On the factory floor, there are other signs of the company’s heritage and ingenuity. A volume knob from a Telecaster is used in one machine to flatten out fretboards after the original tool broke; old firehoses are used to press together wood for guitar necks; a rack on the ceiling of the factory that was originally intended for drying painted guitars now holds excess inventory. There are hulking, green machines with paint stripped down to their silvery innards where decades of workers have laid their hands while using them. The original guitar produced by Leo Fender, a prototype of the “Broadcaster” (which due to a copyright battle ended up being called the Telecaster), hangs in a hallway, accompanied by other famous instruments produced by the 73-year-old guitar company.

But at the same time, there are glimpses at a more technical future. The wood for guitar bodies is aged and humidified in temperature-controlled racks that are linked up to sensors connected to an Amazon Web Services dashboard that managers can access from their phones wherever they are. If anything goes awry, they can find out instantly, not when someone next decided to check on the wood. “If you didn’t put the country of origin on a guitar, you probably could have told the difference from the US, Mexican, or a Southeast Asian model,” Mooney said. “That’s not as easy to do anymore because the quality of all three of gone up.”

Using old firehoses to glue together guitar necks.
Using old firehoses to glue together guitar necks.
Image: Quartz/Mike Murphy

Fender is trying to merge its traditions with the direction music is going. It no longer takes generations for music genres to emerge, or culture-defining artists to top the charts. Spotify, YouTube, Soundcloud, and social media have made it easier for anyone to be recognized for their talents near-instantly. Creating instruments and technologies that are as flexible as the music people want to create is a difficult task, as is making money doing that.

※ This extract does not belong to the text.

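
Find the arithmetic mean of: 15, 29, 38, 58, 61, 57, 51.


Sum = 15 + 29 + 38 + 58 + 61 + 57 + 51 = 309
n = 7
Mean = 309/7 = 44.1429

Mean = 44.1429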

But Mooney is optimistic, telling me that the company’s Mustang amps are now the best-selling digital amps in the world, and adding that technology helping the business in unexpected ways. The amps have companion apps that let players tune to custom presets, and Fender has all the data on what’s most popular. “It tells you something about the profile of someone who’s buying a digital amp as opposed to a tube amp,” he said. “It was designed as a companion to the product, but it’s giving a whole bunch of info on how to evolve the product.”

A worker hammering frets into a neck at the plant
A worker hammering frets into a neck at the plant.
Image: Quartz/Mike Murphy

Mooney said he envisions in the future that the app, called Fender Tone, could end up “being a standalone thing,” where an amplifier isn’t even in the mix and a user plugs their guitar right into a computer, pulls up the preset they’re after, and starts recording without anything else. Looking ahead, Mooney said he expects software to play an outsized role in the company’s successes. It’s growing from nothing, so any increases in the short term will look massive, but he conceded that within the next five years, Fender’s hardware sales will still make up the bulk of its revenue. With Songs, Fender not only has to give Apple its 30% App Store cut, but also pay the artists whose songs users are listening to. “So the profit margins on these apps for us is probably less than other people who are starting meditation apps or something like that,” Mooney said. Overall, the company has grown by “high single digits, low double digits” each year that Mooney has been in charge, and he said he expects that to continue this year.

Whether much will change for Fender’s sales will depend on if it can keep new musicians to keep playing, and for more experienced players to want increasingly fancy instruments. But what’s likely not going to change, at least not very much more, will be Leo Fender’s iconic designs, which have endured every cultural shift the world has been able to throw at it. They are a platform like another other product, that lets you do with them whatever you want.

“I think why these designs have survived the test of time is that form follows function,” Mooney posited.